Amid a historically and aggressively Caucasian administration, Kingston referenced the typical decade-long window in which a black talent has to wait to get to the front of the line on WWE’s roster. Kofi’s own eleven-year journey was realized in 2019 at WrestleMania 35 when the longtime midcarder broke out amid an organically viral movement. Kingston’s feel-good win made him the first African-born WWE champion in the company’s near-70-year history.

WWE’s record in race relations is sketchy at best, but in light of the racial tensions that permeated throughout the world through the killing of George Floyd, WWE has been surprisingly competent in how it is handling this sensitive and heavily nuanced issue. A recent broadcast of Friday Night SmackDown even featured both Big E and Kofi Kingston taking a knee in solidarity with slain victims of police brutality.

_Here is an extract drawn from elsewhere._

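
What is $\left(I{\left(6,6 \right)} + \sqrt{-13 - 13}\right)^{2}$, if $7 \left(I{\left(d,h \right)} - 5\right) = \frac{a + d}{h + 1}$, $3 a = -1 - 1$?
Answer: $\frac{2167}{21609} + \frac{1502 i \sqrt{26}}{147} \approx 0.10028 + 52.1 i$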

It’s unfortunate that WWE, and pro wrestling at large, still lives in an antiquated bubble where scores of talented black wrestlers have to take turns to receive elusive world championship opportunities—one at a time. But WWE, and its fanbase, seem to be fully behind Big E’s turn. A successful Big E world championship run will only facilitate a flawed process that should have normalized black excellence decades ago.

Big E recently commented on a potential singles run in an interview with Table Talk.

I’d love to do single stuff, that would be a lot of fun, but I think we don’t need to break up,” said Big E.

“We can do something similar with Kofi did, where we still stayed a faction, we were still together, he pursued single stuff, so yeah, I’m ready for it.”